I enjoyed the talk by artist and author Nathan W. Pyle called “Basic Tips and Etiquette.” He told the audience to “Act Like A Car,” which means to stay in your lane, keep your eyes on the road, and NOT on your cellphone, and make sure you don’t miss your soulmate while walking down the block.
Lexicographer Erin McKean is an advocate for creativity, especially when it comes to words, and she encourages young adults to make their own. McKean shared six ways for future lexicographers to add to their own dictionaries.
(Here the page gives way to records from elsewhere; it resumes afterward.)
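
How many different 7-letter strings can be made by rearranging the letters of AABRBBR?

The 7 letters of AABRBBR have repeats: A appearing twice, B appearing 3 times, and R appearing twice.
So there are 7! / (3!·2!·2!) = 210 distinguishable arrangements.

210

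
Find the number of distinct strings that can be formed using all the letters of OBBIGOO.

420

Letter multiplicities in OBBIGOO: B×2, G×1, I×1, O×3.
Dividing 7! = 5040 by 3!·2! = 12 for the repeated letters gives 420.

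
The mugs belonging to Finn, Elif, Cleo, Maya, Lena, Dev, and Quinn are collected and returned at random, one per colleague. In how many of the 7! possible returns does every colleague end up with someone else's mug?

1854

Let Aᵢ be the assignments in which colleague i gets their own mug. We want the size of the complement of A₁∪…∪A_7.
By inclusion–exclusion this is Σ_{j=0}^{7} (−1)^j C(7,j)·(7−j)!.
Computing: 5040 − 5040 + 2520 − 840 + 210 − 42 + 7 − 1 = 1854.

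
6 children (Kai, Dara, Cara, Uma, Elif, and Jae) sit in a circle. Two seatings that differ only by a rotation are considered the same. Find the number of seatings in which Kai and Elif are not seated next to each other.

72

All circular seatings of 6 people number (5)! = 120.
Seatings with Kai beside Elif: treat them as a block with 2 internal orders, giving 2 × (4)! = 48.
Subtracting, 120 − 48 = 72.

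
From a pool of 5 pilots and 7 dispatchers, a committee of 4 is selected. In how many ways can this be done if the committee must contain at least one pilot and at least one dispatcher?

455

With no constraint there are C(12,4) = 495 possible selections.
Subtract selections that omit an entire group: no pilots → C(7,4) = 35; no dispatchers → C(5,4) = 5.
Both groups omitted at once is impossible, so 495 − 40 = 455.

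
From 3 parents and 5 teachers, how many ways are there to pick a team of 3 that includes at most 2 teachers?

Split by how many teachers are chosen (0 through 2).
Sum: C(5,0)·C(3,3) + C(5,1)·C(3,2) + C(5,2)·C(3,1) = 1 + 15 + 30 = 46.

46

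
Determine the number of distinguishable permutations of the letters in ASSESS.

The 6 letters of ASSESS have repeats: S appearing 4 times.
The number of distinct arrangements is 6!/(4!) = 720/24 = 30.

30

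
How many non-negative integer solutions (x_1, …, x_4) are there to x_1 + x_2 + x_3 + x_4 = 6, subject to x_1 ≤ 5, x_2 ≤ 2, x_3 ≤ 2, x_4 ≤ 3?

34

Without the upper bounds there are C(9,3) = 84 ways to split 6 among 4 variables.
Subtract solutions that violate a single cap (substitute x_i' = x_i − (cap_i+1)): x_1 ≥ 6 gives C(3,3) = 1; x_2 ≥ 3 gives C(6,3) = 20; x_3 ≥ 3 gives C(6,3) = 20; x_4 ≥ 4 gives C(5,3) = 10. Together 51.
Add back pairs where two caps are both exceeded: 0 + 0 + 0 + 1 + 0 + 0 = 1.
By inclusion–exclusion the count is 84 − 51 + 1 = 34.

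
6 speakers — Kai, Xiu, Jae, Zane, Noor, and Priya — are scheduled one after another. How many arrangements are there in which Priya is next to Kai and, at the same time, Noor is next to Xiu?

Treat {Priya,Kai} as one block (2 orders) and {Noor,Xiu} as another (2 orders).
That leaves 4 units to arrange: 2 × 2 × 4! = 4 × 24 = 96.

96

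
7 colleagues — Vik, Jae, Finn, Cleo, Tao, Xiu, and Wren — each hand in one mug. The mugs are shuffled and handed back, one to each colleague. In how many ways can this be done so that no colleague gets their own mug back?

1854

Let Aᵢ be the assignments in which colleague i gets their own mug. We want the size of the complement of A₁∪…∪A_7.
By inclusion–exclusion this is Σ_{j=0}^{7} (−1)^j C(7,j)·(7−j)!.
Computing: 5040 − 5040 + 2520 − 840 + 210 − 42 + 7 − 1 = 1854.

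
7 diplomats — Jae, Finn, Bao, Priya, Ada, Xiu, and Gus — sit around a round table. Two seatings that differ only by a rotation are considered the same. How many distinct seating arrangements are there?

720

Seat Jae anywhere (absorbing the rotational symmetry), then permute the other 6: (6)! = 720.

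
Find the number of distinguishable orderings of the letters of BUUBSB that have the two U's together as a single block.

20

Treat the 2 copies of U as a single block. The multiset to arrange is then {UU, B, B, B, S}, 5 items in all.
That gives (5)!/(3!) = 20 arrangements.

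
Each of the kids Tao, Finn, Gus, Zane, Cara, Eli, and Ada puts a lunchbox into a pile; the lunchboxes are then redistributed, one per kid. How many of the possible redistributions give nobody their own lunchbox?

1854

This is the derangement count D_7: permutations of 7 items with no fixed point.
By inclusion–exclusion this is Σ_{j=0}^{7} (−1)^j C(7,j)·(7−j)!.
Computing: 5040 − 5040 + 2520 − 840 + 210 − 42 + 7 − 1 = 1854.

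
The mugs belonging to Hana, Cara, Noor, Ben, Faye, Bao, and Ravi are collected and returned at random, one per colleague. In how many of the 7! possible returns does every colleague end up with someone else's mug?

1854

Let Aᵢ be the assignments in which colleague i gets their own mug. We want the size of the complement of A₁∪…∪A_7.
By inclusion–exclusion this is Σ_{j=0}^{7} (−1)^j C(7,j)·(7−j)!.
Computing: 5040 − 5040 + 2520 − 840 + 210 − 42 + 7 − 1 = 1854.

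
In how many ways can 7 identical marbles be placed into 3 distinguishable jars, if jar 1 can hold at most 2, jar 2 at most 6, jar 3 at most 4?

14

Ignoring the caps, the number of non-negative solutions to x_1+…+x_3 = 7 is C(9,2) = 36.
Subtract solutions that violate a single cap (substitute x_i' = x_i − (cap_i+1)): x_1 ≥ 3 gives C(6,2) = 15; x_2 ≥ 7 gives C(2,2) = 1; x_3 ≥ 5 gives C(4,2) = 6. Together 22.
No two caps can be exceeded simultaneously, so the pair terms are all 0.
By inclusion–exclusion the count is 36 − 22 + 0 = 14.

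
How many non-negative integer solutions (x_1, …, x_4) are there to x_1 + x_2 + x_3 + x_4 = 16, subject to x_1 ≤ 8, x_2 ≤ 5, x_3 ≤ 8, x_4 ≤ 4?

163

Ignoring the caps, the number of non-negative solutions to x_1+…+x_4 = 16 is C(19,3) = 969.
Subtract solutions that violate a single cap (substitute x_i' = x_i − (cap_i+1)): x_1 ≥ 9 gives C(10,3) = 120; x_2 ≥ 6 gives C(13,3) = 286; x_3 ≥ 9 gives C(10,3) = 120; x_4 ≥ 5 gives C(14,3) = 364. Together 890.
Add back pairs where two caps are both exceeded: 4 + 0 + 10 + 4 + 56 + 10 = 84.
By inclusion–exclusion the count is 969 − 890 + 84 = 163.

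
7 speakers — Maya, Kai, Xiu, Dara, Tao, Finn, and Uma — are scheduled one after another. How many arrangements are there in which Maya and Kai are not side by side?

3600

Of the 7! = 5040 arrangements, those with Maya and Kai adjacent number 2 × 6! = 1440 (treat the pair as a block with 2 internal orders).
So 5040 − 1440 = 3600 arrangements keep them apart.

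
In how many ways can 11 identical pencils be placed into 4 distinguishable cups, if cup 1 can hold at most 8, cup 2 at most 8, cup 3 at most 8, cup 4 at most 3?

By stars and bars, unrestricted non-negative solutions to x_1+…+x_4 = 11 number C(11+3,3) = 364.
Subtract solutions that violate a single cap (substitute x_i' = x_i − (cap_i+1)): x_1 ≥ 9 gives C(5,3) = 10; x_2 ≥ 9 gives C(5,3) = 10; x_3 ≥ 9 gives C(5,3) = 10; x_4 ≥ 4 gives C(10,3) = 120. Together 150.
No two caps can be exceeded simultaneously, so the pair terms are all 0.
By inclusion–exclusion the count is 364 − 150 + 0 = 214.

214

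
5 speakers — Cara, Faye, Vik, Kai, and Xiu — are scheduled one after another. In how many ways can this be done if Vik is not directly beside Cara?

There are 5! = 120 arrangements in all. If Vik and Cara are adjacent, merging them into one block gives 2·(4)! = 48 arrangements.
So 120 − 48 = 72 arrangements keep them apart.

72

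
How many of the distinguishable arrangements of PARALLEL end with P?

420

With the last slot taken by P, it remains to arrange the other 7 letters (ARALLEL).
Those 7 letters have A appearing twice and L appearing 3 times, giving (7)!/(3!·2!) = 420.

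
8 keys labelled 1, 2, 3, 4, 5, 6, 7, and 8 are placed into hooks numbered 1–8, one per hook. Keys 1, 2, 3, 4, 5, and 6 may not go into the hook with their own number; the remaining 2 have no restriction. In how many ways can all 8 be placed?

Let Aᵢ (for 1 ≤ i ≤ 6) be the placements that put key i in its forbidden hook. Any j of these fix j positions, leaving (8−j)! ways to fill the rest, and there are C(6,j) ways to pick which j.
By inclusion–exclusion, the number of valid placements is Σ_{j=0}^{6} (−1)^j C(6,j)·(8−j)!.
Computing: 40320 − 30240 + 10800 − 2400 + 360 − 36 + 2 = 18806.

18806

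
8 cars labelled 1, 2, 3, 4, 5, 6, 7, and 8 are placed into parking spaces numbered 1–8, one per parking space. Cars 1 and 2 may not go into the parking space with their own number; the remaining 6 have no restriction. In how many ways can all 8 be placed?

Let Aᵢ (for i ∈ {1, 2}) be the placements that put car i in its forbidden parking space. Any j of these fix j positions, leaving (8−j)! ways to fill the rest, and there are C(2,j) ways to pick which j.
By inclusion–exclusion, the number of valid placements is Σ_{j=0}^{2} (−1)^j C(2,j)·(8−j)!.
Computing: 40320 − 10080 + 720 = 30960.

30960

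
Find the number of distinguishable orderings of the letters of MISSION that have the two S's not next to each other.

900

Total arrangements of MISSION: 7!/(2!·2!) = 1260.
Arrangements with the S's together: treat SS as one letter, giving (6)!/(2!) = 360.
Subtracting, 1260 − 360 = 900 arrangements keep the S's apart.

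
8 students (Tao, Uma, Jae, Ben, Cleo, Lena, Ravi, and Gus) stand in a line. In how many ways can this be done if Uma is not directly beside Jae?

30240

There are 8! = 40320 arrangements in all. If Uma and Jae are adjacent, merging them into one block gives 2·(7)! = 10080 arrangements.
Complementary counting: 40320 − 10080 = 30240.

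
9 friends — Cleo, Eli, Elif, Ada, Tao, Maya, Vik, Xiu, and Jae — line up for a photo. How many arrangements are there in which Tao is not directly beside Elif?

There are 9! = 362880 arrangements in all. If Tao and Elif are adjacent, merging them into one block gives 2·(8)! = 80640 arrangements.
Complementary counting: 362880 − 80640 = 282240.

282240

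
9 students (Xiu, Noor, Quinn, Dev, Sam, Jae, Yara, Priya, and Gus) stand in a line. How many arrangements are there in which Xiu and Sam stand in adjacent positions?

Treat {Xiu, Sam} as a single unit. There are 8 units to order, and the pair itself can be ordered 2 ways.
So the count is 2·(8)! = 80640.

80640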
She reminded us that “friend” used to be just a noun until “we verbed it.”
I spoke to Lilian Chen, (also known as “Milktea”), a graphic designer at TED and a competitive gamer who wants to inspire girls to play video games. “I think it’s important that we erase older stereotypes—anything that has to do with ‘it’s a boys club only’—we’ve got to break down those barriers,” she said.
Another interesting talk was by Tahir Hemphill, who presented “Hip Hop, Visualized,” where audience members viewed a map he created of all of the places hip hop artists have written about in their lyrics.
Miranda, a ninth-grade attendee, said, “The conference was so diverse in terms of the different subjects, and it inspired me to do what I want to do for my career and not to be afraid to try new things.” Excitement was in the air at the Brooklyn Museum, and it was so fun to be part of it.